Targeting the JAK-STAT pathway in colorectal cancer: mechanisms, clinical implications, and therapeutic potential

Colorectal cancer (CRC) remains one of the most prevalent and fatal malignancies worldwide, consistently ranking among the top three in terms of incidence and mortality. Despite notable advancements in early detection and therapeutic interventions, survival outcomes for advanced-stage CRC are still dismal, largely due to issues such as drug resistance and metastasis. Recent research has increasingly implicated the JAK-STAT signaling pathway as a pivotal contributor to CRC pathogenesis. This evolutionarily conserved pathway plays a key role in transmitting extracellular signals to the nucleus, thereby modulating gene expression involved in numerous fundamental biological processes. In CRC, dysregulation of the JAK-STAT pathway is frequently observed and is strongly associated with tumor progression, including processes such as cellular proliferation, apoptosis, metastasis, immune evasion, and the sustenance of cancer stem cells. Given its integral role in CRC advancement, the JAK-STAT pathway has gained recognition as a viable therapeutic target.
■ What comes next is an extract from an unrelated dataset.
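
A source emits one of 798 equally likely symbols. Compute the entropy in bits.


H = log2(n) = log2(798) = 9.6402

9.6402 bits


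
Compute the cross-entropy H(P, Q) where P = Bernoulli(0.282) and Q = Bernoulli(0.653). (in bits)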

Extensive evidence from preclinical and clinical models supports the efficacy and safety of targeting components of the JAK-STAT pathway, presenting new therapeutic possibilities for patients with CRC, particularly in addressing drug resistance and enhancing treatment outcomes. This review offers a detailed exploration of the JAK-STAT pathway, focusing on its regulatory mechanisms in CRC-related malignancies. Moreover, it examines the association between JAK-STAT protein expression, clinical features, prognosis, and its therapeutic potential in CRC management.